On the phone yesterday, Arlene was calmer than Jennifer imagined she would be.

“Well,” she said to Jennifer, “I guess I always knew this day would come. Is William safe?”

“Yes,” Jennifer said. “He’s not fine, though. Neither one of us is. It’s a very confusing time, Mom.”

“Mom,” Arlene repeated. “I haven’t been called that in so long.”

“Do you want me to call you Arlene?”

“No, of course not.” She cleared her throat. “Tell me what needs to be done.” Jennifer gave her the B and B’s information, asked her to cover the bill for the night, and Arlene agreed. “I should tell you, my husband passed,” Arlene said.

“Oh no,” Jennifer said. “When?”

“Two years ago. Hung himself.”

“My god, why?”

“He took that answer with him,” she said. “I’ve been thinking of moving into one of those assisted living facilities. One where they cook and clean for you. How bad could that be? Be like a cruise ship, wouldn’t it? Maybe I could find a new husband who could outlive me for once.”

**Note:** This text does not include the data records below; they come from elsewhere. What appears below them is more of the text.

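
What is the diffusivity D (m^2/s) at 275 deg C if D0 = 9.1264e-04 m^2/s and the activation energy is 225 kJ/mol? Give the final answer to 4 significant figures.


D = D0 * exp(-Qd / (R*T))
T = 548.15 K
D = 9.1264e-04 * exp(-225e3 / (8.314 * 548.15))
D = 3.301e-25 m^2/s


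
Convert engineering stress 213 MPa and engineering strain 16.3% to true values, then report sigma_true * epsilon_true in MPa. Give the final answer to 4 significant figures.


sigma_true = sigma_eng * (1 + epsilon_eng)
sigma_true = 213 * (1 + 0.163) = 247.719 MPa
epsilon_true = ln(1 + epsilon_eng)
epsilon_true = ln(1 + 0.163) = 0.151003
sigma_true * epsilon_true = 247.719 * 0.151003 = 37.41 MPa


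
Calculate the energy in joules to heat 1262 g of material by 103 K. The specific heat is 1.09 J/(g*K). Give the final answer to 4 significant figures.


Q = m * cp * dT
Q = 1262 * 1.09 * 103
Q = 141700 J


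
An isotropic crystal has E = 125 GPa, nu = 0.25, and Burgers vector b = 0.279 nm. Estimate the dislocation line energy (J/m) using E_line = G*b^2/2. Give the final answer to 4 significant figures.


Step 1: G = E / (2*(1+nu))
G = 125 / (2*(1+0.25)) = 50 GPa = 5e+10 Pa
Step 2: E_line = G*b^2/2
b = 0.279 nm = 2.79e-10 m
E_line = 0.5 * 5e+10 * (2.79e-10)^2 = 1.946e-09 J/m


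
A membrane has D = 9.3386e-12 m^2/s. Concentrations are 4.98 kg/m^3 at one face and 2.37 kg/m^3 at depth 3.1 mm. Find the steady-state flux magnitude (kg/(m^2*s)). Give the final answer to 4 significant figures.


J = -D * (dC/dx) = D * (C1 - C2) / dx
J = 9.3386e-12 * (4.98 - 2.37) / 3.1e-03
J = 7.862e-09 kg/(m^2*s)


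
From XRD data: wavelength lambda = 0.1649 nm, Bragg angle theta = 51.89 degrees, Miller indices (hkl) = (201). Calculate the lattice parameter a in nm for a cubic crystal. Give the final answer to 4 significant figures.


d = lambda / (2*sin(theta))
d = 0.1649 / (2*sin(51.89 deg))
d = 0.104788 nm
a = d * sqrt(h^2+k^2+l^2) = 0.104788 * sqrt(5)
a = 0.2343 nm


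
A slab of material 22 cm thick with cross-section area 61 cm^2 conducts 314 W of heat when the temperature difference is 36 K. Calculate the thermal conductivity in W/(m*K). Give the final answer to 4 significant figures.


k = Q*L / (A*dT)
L = 0.22 m, A = 6.1e-03 m^2
k = 314 * 0.22 / (6.1e-03 * 36)
k = 314.6 W/(m*K)


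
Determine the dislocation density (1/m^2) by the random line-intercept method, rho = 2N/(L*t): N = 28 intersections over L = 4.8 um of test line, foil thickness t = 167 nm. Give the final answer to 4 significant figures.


rho = 2N / (L * t)
L = 4.8 um = 4.8e-06 m, t = 167 nm = 1.67e-07 m
rho = 2 * 28 / (4.8e-06 * 1.67e-07)
rho = 6.986e+13 1/m^2


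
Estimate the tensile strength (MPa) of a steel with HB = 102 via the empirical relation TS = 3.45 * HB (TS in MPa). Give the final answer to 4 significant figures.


TS (MPa) = 3.45 * HB
TS = 3.45 * 102
TS = 351.9 MPa


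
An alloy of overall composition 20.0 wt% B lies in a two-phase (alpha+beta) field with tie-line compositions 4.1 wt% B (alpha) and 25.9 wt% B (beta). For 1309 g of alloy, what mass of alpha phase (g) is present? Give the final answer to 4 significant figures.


f_alpha = (C_beta - C0) / (C_beta - C_alpha)
f_alpha = (25.9 - 20.0) / (25.9 - 4.1) = 0.270642
m_alpha = f_alpha * m_total = 0.270642 * 1309 = 354.3 g


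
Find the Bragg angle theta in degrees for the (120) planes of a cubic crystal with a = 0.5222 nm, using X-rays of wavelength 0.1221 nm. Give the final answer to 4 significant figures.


d = a / sqrt(h^2+k^2+l^2)
d = 0.5222 / sqrt(5) = 0.233535 nm
lambda = 2*d*sin(theta)  =>  sin(theta) = lambda / (2*d)
sin(theta) = 0.1221 / (2 * 0.233535) = 0.261417
theta = 15.15 deg


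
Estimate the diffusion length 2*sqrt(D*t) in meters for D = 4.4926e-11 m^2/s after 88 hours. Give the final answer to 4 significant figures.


t = 88 hr = 316800 s
Diffusion length = 2*sqrt(D*t)
= 2*sqrt(4.4926e-11 * 316800)
= 7.545e-03 m


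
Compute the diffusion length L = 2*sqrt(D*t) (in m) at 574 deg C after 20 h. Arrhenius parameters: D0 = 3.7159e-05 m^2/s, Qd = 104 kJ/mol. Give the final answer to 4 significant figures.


Step 1: D = D0 * exp(-Qd/(R*T))
T = 847.15 K
D = 3.7159e-05 * exp(-104e3 / (8.314 * 847.15)) = 1.43638e-11 m^2/s
Step 2: L = 2*sqrt(D*t)
t = 20 h = 72000 s
L = 2*sqrt(1.43638e-11 * 72000) = 2.034e-03 m


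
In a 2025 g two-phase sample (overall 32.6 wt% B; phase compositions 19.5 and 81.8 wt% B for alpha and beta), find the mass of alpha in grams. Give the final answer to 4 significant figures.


f_alpha = (C_beta - C0) / (C_beta - C_alpha)
f_alpha = (81.8 - 32.6) / (81.8 - 19.5) = 0.789727
m_alpha = f_alpha * m_total = 0.789727 * 2025 = 1599 g


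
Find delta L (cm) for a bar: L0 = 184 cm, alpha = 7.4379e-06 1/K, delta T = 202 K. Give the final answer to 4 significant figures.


dL = L0 * alpha * dT
dL = 184 * 7.4379e-06 * 202
dL = 0.2765 cm


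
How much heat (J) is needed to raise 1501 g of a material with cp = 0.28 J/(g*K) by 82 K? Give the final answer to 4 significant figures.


Q = m * cp * dT
Q = 1501 * 0.28 * 82
Q = 34460 J


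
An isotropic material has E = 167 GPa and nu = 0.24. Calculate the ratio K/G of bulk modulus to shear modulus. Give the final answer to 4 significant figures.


G = E / (2*(1+nu))
G = 167 / (2*(1+0.24)) = 67.3387 GPa
K = E / (3*(1-2*nu))
K = 167 / (3*(1-2*0.24)) = 107.051 GPa
K/G = 107.051 / 67.3387 = 1.59


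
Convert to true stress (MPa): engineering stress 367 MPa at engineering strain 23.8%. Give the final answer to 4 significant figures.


sigma_true = sigma_eng * (1 + epsilon_eng)
sigma_true = 367 * (1 + 0.238)
sigma_true = 454.3 MPa


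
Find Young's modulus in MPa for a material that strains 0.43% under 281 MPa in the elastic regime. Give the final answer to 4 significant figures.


E = sigma / epsilon
epsilon = 0.43% = 4.3e-03
E = 281 / 4.3e-03
E = 65350 MPa


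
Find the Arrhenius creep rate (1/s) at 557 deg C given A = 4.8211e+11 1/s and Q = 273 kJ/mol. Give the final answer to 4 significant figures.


rate = A * exp(-Q / (R*T))
T = 557 + 273.15 = 830.15 K
rate = 4.8211e+11 * exp(-273e3 / (8.314 * 830.15))
rate = 3.198e-06 1/s


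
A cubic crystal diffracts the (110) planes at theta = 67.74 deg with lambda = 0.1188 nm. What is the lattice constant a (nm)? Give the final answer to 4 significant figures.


d = lambda / (2*sin(theta))
d = 0.1188 / (2*sin(67.74 deg))
d = 0.0641833 nm
a = d * sqrt(h^2+k^2+l^2) = 0.0641833 * sqrt(2)
a = 0.09077 nm


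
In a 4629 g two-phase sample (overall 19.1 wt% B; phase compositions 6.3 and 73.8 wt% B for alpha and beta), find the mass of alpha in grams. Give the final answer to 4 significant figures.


f_alpha = (C_beta - C0) / (C_beta - C_alpha)
f_alpha = (73.8 - 19.1) / (73.8 - 6.3) = 0.81037
m_alpha = f_alpha * m_total = 0.81037 * 4629 = 3751 g


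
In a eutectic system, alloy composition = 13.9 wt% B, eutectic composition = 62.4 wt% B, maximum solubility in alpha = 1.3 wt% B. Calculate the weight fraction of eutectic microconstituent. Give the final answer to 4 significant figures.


f_primary = (C_e - C0) / (C_e - C_alpha_max)
f_primary = (62.4 - 13.9) / (62.4 - 1.3)
f_primary = 0.793781
f_eutectic = 1 - 0.793781 = 0.2062


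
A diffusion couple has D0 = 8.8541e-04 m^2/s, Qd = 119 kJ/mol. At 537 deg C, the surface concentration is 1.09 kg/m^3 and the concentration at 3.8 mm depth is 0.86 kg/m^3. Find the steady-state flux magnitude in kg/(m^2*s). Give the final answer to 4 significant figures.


Step 1: D = D0 * exp(-Qd/(R*T))
T = 537 + 273.15 = 810.15 K
D = 8.8541e-04 * exp(-119e3 / (8.314 * 810.15)) = 1.88066e-11 m^2/s
Step 2: J = D * (C1 - C2) / dx
J = 1.88066e-11 * (1.09 - 0.86) / 3.8e-03
J = 1.138e-09 kg/(m^2*s)


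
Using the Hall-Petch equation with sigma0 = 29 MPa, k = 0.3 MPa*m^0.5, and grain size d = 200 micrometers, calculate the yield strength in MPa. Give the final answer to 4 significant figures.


sigma_y = sigma0 + k / sqrt(d)
d = 200 um = 2e-04 m
sigma_y = 29 + 0.3 / sqrt(2e-04)
sigma_y = 50.21 MPa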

Jennifer didn’t have the heart to confess she couldn’t remember the man’s name. When did she forget? She’d known it for twenty years and now it was gone, replaced with data about reality television and the terminal velocity of falling bodies, perhaps. The last time Jennifer saw Arlene was in a Target in Chicago, after she’d come back to town to sell her house, and since then she’d just been an address, a phone number, the notion of a lifeline.

“I appreciate your help, Mom,” Jennifer opted to say. “We’ll figure it out when we see you.”

They both hung up without saying goodbye, as if they knew there was nothing good about this situation at all, not even the leaving.

Jennifer crept over to the window and looked out at the rising sun—a sliver of gold to the east—and then down at the garden. She found Hanna out there, sitting in an Adirondack chair beneath a tree, sipping what looked like a hot cup of coffee or tea, the steam rising from it in the cool morning air, and reading the morning paper.

And then a thought: Could she just walk away from her life? Could she sneak out the back, get into the car, and instead of driving to Sedona just keep going, hit the Mexican border, disappear into a new life? Wouldn’t William be better off? Wouldn’t his chances of a normal life increase?

Sal had done that. Was his life better? How could it be worse? Wherever he was, he was living, which was different from what Jennifer and William were doing, all this time. They were surviving and barely holding on at that.

Jennifer took a knee beside William’s bed, brushed his bangs from his forehead so she could see his face. His eyes fluttered open. “Go back to sleep,” Jennifer said.

“Don’t let them take me,” he said.

“I’d never let anyone take you,” she said.